Подумав, она, в конце концов, открыла рот:

— Вообще-то это не очень интересно. Но у моих родителей своя аптека.

— Расскажи чего-нибудь про лекарства, а? Я в этом деле ни бум-бум. За последние шесть лет вроде даже ни одной таблетки не выпил.

— Ну и здоровье.

— Да уж... даже похмелья не бывает. Хотя в детстве дохлым был, болел все время. Лекарствами меня прямо закормили. Родители тряслись над моим драгоценным здоровьем. Я же у них один.

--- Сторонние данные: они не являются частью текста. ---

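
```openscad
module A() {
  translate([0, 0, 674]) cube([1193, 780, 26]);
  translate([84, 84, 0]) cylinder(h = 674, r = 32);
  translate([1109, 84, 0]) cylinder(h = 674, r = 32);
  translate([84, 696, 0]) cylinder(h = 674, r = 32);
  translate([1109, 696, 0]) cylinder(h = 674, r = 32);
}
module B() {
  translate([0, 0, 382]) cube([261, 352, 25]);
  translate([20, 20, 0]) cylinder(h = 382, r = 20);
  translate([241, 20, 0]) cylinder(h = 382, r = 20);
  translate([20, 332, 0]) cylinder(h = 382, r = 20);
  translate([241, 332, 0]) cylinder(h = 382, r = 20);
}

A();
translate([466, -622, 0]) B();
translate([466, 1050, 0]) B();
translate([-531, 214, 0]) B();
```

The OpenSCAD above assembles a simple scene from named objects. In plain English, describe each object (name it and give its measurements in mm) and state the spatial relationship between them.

A is a table: top 1193 mm (x) × 780 mm (y), 26 mm thick, upper face at z = 700 mm, on four round legs of 64 mm diameter, each leg's bounding box inset 52 mm from the nearest pair of top edges, running from z = 0 to the bottom of the top.

B is a simple wooden stool: a rectangular seat 261 mm (x) by 352 mm (y), 25 mm thick, top face at z = 407 mm, on four round legs, each 40 mm in diameter. The legs rest on z = 0, each leg's axis is inset half a diameter from the nearest pair of seat edges (so the leg's bounding box is flush with the corner).

Three stools sit around the table at the −y, +y, −x sides.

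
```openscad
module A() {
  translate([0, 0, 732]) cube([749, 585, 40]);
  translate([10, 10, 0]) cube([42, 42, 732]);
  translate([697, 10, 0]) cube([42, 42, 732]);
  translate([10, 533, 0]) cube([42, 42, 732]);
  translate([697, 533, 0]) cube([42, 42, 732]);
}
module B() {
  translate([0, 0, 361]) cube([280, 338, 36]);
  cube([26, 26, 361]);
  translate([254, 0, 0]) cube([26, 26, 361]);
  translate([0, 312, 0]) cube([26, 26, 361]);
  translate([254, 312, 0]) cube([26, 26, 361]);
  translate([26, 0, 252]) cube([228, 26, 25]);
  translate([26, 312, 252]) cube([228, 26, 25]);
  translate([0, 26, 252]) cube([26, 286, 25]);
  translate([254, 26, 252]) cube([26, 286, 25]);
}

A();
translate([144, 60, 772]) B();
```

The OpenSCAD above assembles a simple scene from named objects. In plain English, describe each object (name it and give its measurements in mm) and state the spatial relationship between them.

A is a rectangular dining table. The top is 749×585×40 mm with its upper surface at z = 772 mm. It stands on four 42×42 mm square legs, each inset 10 mm from the nearest pair of top edges, running from the floor to the underside of the top.

B is a four-legged stool. The seat is 280×338 mm, 36 mm thick, top at z = 397 mm. It stands on four square legs, each 26×26 mm in cross-section, from z = 0 to the seat underside, each flush with a corner of the seat. Four stretchers, 26 mm wide and 25 mm tall, connect adjacent legs with their undersides at z = 252 mm, each running between the inner faces of the legs it joins and aligned with the legs' outer faces on the other axis.

The stool is on top of the table.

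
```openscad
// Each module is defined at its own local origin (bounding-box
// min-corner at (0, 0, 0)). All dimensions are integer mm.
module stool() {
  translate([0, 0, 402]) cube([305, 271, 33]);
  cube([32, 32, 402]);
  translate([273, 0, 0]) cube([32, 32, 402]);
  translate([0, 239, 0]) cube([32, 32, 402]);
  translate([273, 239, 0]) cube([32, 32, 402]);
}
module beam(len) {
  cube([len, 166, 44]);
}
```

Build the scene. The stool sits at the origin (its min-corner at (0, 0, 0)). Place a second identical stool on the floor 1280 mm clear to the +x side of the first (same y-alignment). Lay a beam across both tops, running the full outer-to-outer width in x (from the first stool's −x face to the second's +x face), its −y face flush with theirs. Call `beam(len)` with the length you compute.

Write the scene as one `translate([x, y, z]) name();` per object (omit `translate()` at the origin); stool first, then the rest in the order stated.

stool();
translate([1585, 0, 0]) stool();
translate([0, 0, 435]) beam(1890);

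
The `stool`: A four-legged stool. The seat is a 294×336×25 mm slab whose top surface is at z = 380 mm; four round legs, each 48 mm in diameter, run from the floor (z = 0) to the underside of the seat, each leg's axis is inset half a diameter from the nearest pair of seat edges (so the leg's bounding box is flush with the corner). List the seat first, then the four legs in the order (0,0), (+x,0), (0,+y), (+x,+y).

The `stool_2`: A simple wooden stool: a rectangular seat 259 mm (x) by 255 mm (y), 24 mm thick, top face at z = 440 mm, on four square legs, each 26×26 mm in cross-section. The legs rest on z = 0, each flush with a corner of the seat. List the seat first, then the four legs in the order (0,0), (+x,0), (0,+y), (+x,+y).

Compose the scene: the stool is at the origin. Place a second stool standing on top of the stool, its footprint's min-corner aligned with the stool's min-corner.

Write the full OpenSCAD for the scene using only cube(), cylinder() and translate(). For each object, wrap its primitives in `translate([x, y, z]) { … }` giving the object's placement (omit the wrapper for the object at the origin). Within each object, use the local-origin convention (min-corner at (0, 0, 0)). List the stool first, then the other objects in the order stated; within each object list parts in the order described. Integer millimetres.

translate([0, 0, 355]) cube([294, 336, 25]);
translate([24, 24, 0]) cylinder(h = 355, r = 24);
translate([270, 24, 0]) cylinder(h = 355, r = 24);
translate([24, 312, 0]) cylinder(h = 355, r = 24);
translate([270, 312, 0]) cylinder(h = 355, r = 24);
translate([0, 0, 380]) {
  translate([0, 0, 416]) cube([259, 255, 24]);
  cube([26, 26, 416]);
  translate([233, 0, 0]) cube([26, 26, 416]);
  translate([0, 229, 0]) cube([26, 26, 416]);
  translate([233, 229, 0]) cube([26, 26, 416]);
}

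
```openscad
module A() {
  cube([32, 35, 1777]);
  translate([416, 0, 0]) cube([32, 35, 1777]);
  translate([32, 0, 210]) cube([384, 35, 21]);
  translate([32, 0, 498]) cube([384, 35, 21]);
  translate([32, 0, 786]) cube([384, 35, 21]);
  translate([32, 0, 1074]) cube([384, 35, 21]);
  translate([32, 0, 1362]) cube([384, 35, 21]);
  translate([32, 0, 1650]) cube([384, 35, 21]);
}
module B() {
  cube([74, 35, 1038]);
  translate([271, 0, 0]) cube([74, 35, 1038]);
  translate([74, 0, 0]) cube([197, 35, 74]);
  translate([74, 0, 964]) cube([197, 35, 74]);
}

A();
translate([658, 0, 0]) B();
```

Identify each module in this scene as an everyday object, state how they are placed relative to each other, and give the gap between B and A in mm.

The picture frame's nearest face is 210 mm from the ladder's +x face.

A is a ladder. B is a picture frame. The picture frame is on the floor beside the ladder on its +x side. The gap between the picture frame and the ladder is 210 mm.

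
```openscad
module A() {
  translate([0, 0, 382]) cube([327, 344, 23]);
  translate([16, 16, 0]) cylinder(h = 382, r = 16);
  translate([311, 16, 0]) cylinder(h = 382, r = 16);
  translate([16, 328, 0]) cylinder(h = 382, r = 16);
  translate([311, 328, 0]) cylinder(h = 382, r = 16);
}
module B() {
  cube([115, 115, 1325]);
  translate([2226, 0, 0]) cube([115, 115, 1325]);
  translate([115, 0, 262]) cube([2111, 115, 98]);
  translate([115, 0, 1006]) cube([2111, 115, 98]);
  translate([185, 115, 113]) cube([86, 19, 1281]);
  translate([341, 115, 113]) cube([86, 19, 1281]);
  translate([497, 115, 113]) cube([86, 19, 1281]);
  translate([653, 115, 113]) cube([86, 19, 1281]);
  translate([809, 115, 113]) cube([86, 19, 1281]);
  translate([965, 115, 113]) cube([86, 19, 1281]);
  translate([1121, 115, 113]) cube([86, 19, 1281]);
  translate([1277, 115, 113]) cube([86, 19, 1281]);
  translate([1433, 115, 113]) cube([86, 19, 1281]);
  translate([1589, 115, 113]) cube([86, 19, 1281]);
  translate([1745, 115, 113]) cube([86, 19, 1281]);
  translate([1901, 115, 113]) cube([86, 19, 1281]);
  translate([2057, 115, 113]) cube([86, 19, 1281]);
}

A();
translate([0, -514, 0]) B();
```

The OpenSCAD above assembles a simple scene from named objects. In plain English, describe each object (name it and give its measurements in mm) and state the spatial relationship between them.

A is a four-legged stool. The seat is a 327×344×23 mm slab whose top surface is at z = 405 mm; four round legs, each 32 mm in diameter, run from the floor (z = 0) to the underside of the seat, each leg's axis is inset half a diameter from the nearest pair of seat edges (so the leg's bounding box is flush with the corner).

B is a fence section. Two 115×115 mm posts, 1325 mm tall, stand on the floor with a clear span of 2111 mm between their inner faces. Two horizontal rails of 115×98 mm section span the gap between the posts with their undersides at z = 262 mm and z = 1006 mm, flush with the posts' −y face. 13 pickets, each 86 mm wide, 19 mm thick and 1281 mm tall, are fixed to the +y face of the rails with their bottoms at z = 113 mm, evenly spaced across the span with equal gaps (rounded down to the nearest mm) at the −x end and between each pair — any rounding remainder accumulates at the +x end.

The fence section is on the floor beside the stool on its −y side.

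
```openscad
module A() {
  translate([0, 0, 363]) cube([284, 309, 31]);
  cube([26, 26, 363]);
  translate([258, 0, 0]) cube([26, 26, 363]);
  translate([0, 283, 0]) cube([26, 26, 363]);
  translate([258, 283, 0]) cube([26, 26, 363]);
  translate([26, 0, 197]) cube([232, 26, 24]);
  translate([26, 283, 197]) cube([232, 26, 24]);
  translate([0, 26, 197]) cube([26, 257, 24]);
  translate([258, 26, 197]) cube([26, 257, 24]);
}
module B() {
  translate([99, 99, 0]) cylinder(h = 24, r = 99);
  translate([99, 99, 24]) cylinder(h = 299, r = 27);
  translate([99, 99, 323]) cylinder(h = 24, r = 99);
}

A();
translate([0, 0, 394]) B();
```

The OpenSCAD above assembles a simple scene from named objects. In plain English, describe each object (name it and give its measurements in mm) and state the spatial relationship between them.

A is a four-legged stool. The seat is 284×309 mm, 31 mm thick, top at z = 394 mm. It stands on four square legs, each 26×26 mm in cross-section, from z = 0 to the seat underside, each flush with a corner of the seat. Four stretchers, 26 mm wide and 24 mm tall, connect adjacent legs with their undersides at z = 197 mm, each running between the inner faces of the legs it joins and aligned with the legs' outer faces on the other axis.

B is a spool: two coaxial disc flanges of radius 99 mm and thickness 24 mm, joined by a core cylinder of radius 27 mm and height 299 mm. The lower flange rests on z = 0 and the three cylinders share a vertical axis.

The spool is on top of the stool.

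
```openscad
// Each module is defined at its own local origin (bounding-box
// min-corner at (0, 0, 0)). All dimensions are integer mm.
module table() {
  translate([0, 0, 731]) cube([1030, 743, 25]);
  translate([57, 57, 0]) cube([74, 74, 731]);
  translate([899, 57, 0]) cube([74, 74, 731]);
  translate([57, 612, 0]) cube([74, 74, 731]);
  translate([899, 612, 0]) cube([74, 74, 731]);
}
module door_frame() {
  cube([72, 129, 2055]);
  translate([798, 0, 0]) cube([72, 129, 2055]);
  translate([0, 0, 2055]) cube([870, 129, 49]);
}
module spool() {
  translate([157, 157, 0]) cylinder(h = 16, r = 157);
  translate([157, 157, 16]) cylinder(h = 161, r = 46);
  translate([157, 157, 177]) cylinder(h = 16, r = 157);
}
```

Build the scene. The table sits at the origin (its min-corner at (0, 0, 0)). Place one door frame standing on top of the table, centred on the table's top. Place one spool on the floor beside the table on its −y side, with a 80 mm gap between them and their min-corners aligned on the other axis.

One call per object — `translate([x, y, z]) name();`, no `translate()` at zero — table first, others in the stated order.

table();
translate([80, 307, 756]) door_frame();
translate([0, -394, 0]) spool();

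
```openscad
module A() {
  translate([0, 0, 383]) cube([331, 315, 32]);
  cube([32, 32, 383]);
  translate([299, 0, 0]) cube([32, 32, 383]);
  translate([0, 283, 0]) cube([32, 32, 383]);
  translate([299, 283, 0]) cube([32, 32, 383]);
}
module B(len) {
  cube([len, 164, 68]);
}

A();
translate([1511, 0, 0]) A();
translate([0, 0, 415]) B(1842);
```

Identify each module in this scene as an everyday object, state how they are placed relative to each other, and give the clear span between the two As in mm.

Second stool starts at x = 1511; first ends at x = 331; clear span = 1511 − 331 = 1180 mm.

A is a stool. B is a beam. A beam spans the tops of two stools. The clear span between the two stools is 1180 mm.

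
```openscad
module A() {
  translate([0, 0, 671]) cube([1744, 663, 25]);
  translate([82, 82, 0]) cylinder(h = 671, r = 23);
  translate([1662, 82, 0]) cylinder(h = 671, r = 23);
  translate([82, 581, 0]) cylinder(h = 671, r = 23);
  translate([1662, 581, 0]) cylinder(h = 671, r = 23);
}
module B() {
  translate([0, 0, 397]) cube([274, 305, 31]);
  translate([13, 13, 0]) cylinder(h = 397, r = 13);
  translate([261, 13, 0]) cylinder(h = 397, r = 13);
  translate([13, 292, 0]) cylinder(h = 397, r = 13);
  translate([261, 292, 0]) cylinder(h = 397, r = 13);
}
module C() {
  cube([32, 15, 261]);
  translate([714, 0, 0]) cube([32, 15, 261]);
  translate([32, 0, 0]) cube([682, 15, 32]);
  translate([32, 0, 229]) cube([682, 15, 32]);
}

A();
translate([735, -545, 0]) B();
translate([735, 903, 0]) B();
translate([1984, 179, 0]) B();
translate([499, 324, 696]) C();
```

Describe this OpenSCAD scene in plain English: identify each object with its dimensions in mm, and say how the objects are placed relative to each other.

A is a rectangular dining table. The top is 1744×663×25 mm with its upper surface at z = 696 mm. It stands on four round legs of 46 mm diameter, each leg's bounding box inset 59 mm from the nearest pair of top edges, running from the floor to the underside of the top.

B is a four-legged stool. The seat is 274×305 mm, 31 mm thick, top at z = 428 mm. It stands on four round legs, each 26 mm in diameter, from z = 0 to the seat underside, each leg's axis is inset half a diameter from the nearest pair of seat edges (so the leg's bounding box is flush with the corner).

C is a rectangular picture frame lying in the x–z plane (depth along y). The opening is 682 mm wide (x) by 197 mm tall (z), surrounded by a border 32 mm wide on all four sides. The frame is 15 mm deep and is made of two full-height vertical stiles with two horizontal rails fitted between them.

Three stools sit around the table at the −y, +y, +x sides. The picture frame is on top of the table, centred.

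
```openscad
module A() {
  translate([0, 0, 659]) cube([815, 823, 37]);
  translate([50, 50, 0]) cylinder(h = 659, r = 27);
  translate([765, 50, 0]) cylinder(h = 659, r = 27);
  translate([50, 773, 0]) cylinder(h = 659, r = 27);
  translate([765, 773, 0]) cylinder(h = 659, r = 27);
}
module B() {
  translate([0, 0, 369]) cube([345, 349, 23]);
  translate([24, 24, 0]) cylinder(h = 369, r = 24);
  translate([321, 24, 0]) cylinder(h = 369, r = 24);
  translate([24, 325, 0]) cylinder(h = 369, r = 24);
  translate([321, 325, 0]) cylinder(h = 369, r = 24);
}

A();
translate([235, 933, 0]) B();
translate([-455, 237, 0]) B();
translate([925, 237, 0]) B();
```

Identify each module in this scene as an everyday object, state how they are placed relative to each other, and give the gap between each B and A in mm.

Each stool's nearest face is 110 mm from the table's bounding box.

A is a table. B is a stool. Three stools sit around the table at the +y, −x, +x sides. The gap between each stool and the table is 110 mm.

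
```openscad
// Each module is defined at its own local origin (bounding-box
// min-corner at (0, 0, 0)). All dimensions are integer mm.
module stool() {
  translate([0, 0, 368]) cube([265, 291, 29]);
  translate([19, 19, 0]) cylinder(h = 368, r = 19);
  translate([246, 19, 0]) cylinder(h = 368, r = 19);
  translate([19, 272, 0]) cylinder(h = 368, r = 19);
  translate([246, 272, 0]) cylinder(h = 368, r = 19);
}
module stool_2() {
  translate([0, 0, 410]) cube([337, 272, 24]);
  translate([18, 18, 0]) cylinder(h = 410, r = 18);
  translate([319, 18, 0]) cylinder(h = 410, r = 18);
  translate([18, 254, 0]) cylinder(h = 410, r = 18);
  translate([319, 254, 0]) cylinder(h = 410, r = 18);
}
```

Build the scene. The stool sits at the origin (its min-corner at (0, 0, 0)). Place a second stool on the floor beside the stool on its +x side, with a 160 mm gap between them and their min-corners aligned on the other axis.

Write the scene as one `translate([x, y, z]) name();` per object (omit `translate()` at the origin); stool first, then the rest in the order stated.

stool();
translate([425, 0, 0]) stool_2();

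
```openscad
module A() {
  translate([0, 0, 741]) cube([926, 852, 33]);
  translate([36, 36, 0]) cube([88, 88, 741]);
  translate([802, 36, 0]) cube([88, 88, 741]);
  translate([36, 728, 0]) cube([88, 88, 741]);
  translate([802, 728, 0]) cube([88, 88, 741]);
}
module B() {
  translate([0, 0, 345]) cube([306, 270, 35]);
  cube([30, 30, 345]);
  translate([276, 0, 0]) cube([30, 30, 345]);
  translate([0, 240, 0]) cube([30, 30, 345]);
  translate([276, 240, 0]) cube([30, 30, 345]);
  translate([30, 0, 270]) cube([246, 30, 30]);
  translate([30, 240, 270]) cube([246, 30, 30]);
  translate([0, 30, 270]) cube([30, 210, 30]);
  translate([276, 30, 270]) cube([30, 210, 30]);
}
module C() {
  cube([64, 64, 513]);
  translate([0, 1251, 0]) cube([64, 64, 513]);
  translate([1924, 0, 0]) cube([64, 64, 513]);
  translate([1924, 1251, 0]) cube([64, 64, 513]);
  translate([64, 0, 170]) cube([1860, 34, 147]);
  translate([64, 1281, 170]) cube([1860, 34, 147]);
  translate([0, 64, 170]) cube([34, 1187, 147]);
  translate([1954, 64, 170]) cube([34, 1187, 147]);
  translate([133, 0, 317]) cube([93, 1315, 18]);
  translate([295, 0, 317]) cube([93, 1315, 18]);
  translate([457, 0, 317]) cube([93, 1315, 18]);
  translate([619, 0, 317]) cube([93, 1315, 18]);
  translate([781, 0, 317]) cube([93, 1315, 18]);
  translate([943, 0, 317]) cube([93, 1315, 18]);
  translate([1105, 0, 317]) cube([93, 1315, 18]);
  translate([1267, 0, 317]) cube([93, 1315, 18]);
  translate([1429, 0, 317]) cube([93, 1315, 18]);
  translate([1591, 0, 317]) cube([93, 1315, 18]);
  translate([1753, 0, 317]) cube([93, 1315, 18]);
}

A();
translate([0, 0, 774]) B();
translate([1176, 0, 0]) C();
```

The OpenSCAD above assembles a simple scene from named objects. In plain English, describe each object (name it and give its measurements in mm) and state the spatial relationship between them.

A is a rectangular dining table. The top is 926×852×33 mm with its upper surface at z = 774 mm. It stands on four 88×88 mm square legs, each inset 36 mm from the nearest pair of top edges, running from the floor to the underside of the top.

B is a four-legged stool. The seat is a 306×270×35 mm slab whose top surface is at z = 380 mm; four square legs, each 30×30 mm in cross-section, run from the floor (z = 0) to the underside of the seat, each flush with a corner of the seat. Four stretchers, 30 mm wide and 30 mm tall, connect adjacent legs with their undersides at z = 270 mm, each running between the inner faces of the legs it joins and aligned with the legs' outer faces on the other axis.

C is a bed frame 1988 mm long (x) by 1315 mm wide (y). Four 64×64 mm corner posts, 513 mm tall, at the corners of the footprint. Four rails of 34 mm thickness and 147 mm height run between adjacent posts with their undersides at z = 170 mm, their outer faces flush with the outside of the frame (the two x-running rails run between the posts' inner faces; the two y-running rails run between the posts' inner faces). 11 slats, each 93 mm wide (x) and 18 mm thick, lie across the top of the two x-running rails, running the full 1315 mm width of the frame in y; the slats are evenly spaced along x between the inner faces of the end posts with equal gaps (rounded down to the nearest mm) at the −x end and between each pair — any rounding remainder accumulates at the +x end.

The stool is on top of the table. The bed frame is on the floor beside the table on its +x side.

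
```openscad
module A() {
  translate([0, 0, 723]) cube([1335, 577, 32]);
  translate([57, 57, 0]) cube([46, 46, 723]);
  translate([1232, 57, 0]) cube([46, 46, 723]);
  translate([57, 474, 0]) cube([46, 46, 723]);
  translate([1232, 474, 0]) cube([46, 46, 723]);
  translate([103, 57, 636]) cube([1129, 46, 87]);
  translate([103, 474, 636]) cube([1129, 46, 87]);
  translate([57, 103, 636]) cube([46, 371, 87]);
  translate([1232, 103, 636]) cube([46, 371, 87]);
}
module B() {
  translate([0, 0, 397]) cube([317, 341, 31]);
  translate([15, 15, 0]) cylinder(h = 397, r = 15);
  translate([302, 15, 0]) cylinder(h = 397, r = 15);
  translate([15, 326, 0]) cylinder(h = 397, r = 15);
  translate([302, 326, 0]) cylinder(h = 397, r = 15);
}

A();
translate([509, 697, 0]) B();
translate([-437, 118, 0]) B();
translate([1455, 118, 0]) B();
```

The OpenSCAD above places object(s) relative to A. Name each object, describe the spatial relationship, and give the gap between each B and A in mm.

A is a table. B is a stool. Three stools sit around the table at the +y, −x, +x sides. The gap between each stool and the table is 120 mm.

Each stool's nearest face is 120 mm from the table's bounding box.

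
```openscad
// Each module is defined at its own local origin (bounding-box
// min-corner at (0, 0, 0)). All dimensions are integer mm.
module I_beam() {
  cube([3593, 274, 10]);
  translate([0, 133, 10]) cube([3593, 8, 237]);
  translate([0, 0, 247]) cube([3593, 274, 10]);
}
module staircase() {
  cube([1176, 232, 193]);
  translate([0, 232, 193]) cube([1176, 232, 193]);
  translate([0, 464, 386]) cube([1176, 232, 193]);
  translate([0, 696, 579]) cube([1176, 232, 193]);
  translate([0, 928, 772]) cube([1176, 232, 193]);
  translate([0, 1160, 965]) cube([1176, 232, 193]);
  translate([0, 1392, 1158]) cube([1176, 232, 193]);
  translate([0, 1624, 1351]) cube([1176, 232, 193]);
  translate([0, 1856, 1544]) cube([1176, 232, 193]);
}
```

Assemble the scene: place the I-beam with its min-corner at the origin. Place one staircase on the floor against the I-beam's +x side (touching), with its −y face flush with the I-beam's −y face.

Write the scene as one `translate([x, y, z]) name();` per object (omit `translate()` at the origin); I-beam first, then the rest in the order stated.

I_beam();
translate([3593, 0, 0]) staircase();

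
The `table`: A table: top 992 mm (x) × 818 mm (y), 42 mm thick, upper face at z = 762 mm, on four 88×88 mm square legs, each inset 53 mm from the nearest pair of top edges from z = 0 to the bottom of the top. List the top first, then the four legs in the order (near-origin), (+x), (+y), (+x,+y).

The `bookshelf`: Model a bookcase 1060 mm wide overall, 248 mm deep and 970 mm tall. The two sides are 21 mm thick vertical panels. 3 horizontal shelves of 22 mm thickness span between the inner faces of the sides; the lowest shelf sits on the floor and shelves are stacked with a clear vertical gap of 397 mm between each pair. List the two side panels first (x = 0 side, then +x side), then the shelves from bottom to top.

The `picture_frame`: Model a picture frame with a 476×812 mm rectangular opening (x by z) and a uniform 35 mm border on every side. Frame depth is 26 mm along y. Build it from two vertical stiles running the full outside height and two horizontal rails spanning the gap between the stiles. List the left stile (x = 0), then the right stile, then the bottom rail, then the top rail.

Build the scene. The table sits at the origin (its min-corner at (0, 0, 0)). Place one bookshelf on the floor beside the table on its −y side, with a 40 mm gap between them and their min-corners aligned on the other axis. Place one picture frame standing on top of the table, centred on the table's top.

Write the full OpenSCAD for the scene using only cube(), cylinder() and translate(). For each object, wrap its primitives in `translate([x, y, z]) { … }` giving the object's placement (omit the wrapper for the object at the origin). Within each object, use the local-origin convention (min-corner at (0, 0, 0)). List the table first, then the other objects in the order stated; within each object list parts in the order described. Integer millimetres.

translate([0, 0, 720]) cube([992, 818, 42]);
translate([53, 53, 0]) cube([88, 88, 720]);
translate([851, 53, 0]) cube([88, 88, 720]);
translate([53, 677, 0]) cube([88, 88, 720]);
translate([851, 677, 0]) cube([88, 88, 720]);
translate([0, -288, 0]) {
  cube([21, 248, 970]);
  translate([1039, 0, 0]) cube([21, 248, 970]);
  translate([21, 0, 0]) cube([1018, 248, 22]);
  translate([21, 0, 419]) cube([1018, 248, 22]);
  translate([21, 0, 838]) cube([1018, 248, 22]);
}
translate([223, 396, 762]) {
  cube([35, 26, 882]);
  translate([511, 0, 0]) cube([35, 26, 882]);
  translate([35, 0, 0]) cube([476, 26, 35]);
  translate([35, 0, 847]) cube([476, 26, 35]);
}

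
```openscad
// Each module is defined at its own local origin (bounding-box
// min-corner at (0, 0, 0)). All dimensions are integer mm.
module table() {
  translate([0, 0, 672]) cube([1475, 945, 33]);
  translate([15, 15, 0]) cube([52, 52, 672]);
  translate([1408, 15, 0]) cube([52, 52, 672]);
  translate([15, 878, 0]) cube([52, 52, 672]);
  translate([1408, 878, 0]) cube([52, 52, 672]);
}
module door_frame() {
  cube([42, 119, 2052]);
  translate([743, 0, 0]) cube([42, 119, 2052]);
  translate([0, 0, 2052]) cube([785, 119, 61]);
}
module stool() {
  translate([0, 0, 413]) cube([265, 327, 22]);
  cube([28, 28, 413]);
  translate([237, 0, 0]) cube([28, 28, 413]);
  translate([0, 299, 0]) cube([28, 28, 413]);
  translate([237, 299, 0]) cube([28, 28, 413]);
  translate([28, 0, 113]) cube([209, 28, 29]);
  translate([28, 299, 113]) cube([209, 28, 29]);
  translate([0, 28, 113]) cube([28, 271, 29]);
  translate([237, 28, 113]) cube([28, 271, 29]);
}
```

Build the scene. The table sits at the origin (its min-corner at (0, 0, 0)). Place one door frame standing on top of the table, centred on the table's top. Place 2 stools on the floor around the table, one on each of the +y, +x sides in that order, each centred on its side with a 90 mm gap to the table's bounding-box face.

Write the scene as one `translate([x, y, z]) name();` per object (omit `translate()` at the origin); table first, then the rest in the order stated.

table();
translate([345, 413, 705]) door_frame();
translate([605, 1035, 0]) stool();
translate([1565, 309, 0]) stool();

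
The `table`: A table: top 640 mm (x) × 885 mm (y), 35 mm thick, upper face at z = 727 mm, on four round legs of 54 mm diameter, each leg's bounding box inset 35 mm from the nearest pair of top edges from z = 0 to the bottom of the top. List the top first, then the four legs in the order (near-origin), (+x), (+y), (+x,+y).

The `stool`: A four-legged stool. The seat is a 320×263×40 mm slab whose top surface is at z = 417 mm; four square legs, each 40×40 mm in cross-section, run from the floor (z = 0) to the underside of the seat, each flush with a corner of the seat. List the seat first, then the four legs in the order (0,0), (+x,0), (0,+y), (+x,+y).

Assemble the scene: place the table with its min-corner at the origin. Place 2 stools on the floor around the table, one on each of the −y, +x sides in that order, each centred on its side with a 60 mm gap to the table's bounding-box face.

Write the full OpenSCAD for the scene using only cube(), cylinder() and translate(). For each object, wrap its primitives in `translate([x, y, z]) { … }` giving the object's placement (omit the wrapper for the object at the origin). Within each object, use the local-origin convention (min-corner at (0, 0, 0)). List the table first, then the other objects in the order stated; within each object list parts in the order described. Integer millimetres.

translate([0, 0, 692]) cube([640, 885, 35]);
translate([62, 62, 0]) cylinder(h = 692, r = 27);
translate([578, 62, 0]) cylinder(h = 692, r = 27);
translate([62, 823, 0]) cylinder(h = 692, r = 27);
translate([578, 823, 0]) cylinder(h = 692, r = 27);
translate([160, -323, 0]) {
  translate([0, 0, 377]) cube([320, 263, 40]);
  cube([40, 40, 377]);
  translate([280, 0, 0]) cube([40, 40, 377]);
  translate([0, 223, 0]) cube([40, 40, 377]);
  translate([280, 223, 0]) cube([40, 40, 377]);
}
translate([700, 311, 0]) {
  translate([0, 0, 377]) cube([320, 263, 40]);
  cube([40, 40, 377]);
  translate([280, 0, 0]) cube([40, 40, 377]);
  translate([0, 223, 0]) cube([40, 40, 377]);
  translate([280, 223, 0]) cube([40, 40, 377]);
}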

Она кивнула и уставилась в чашку с кофе. Долго молчала и наконец сказала:

— Это и вправду не очень интересно. Думаю, есть масса занятий повеселее, чем зубрить состав разных лекарств. Вот астрономия, например. Наука, а в ней романтика. Или людей лечить. Там такие драмы бывают... Хотя мне это близко, знакомо... Натурально как-то.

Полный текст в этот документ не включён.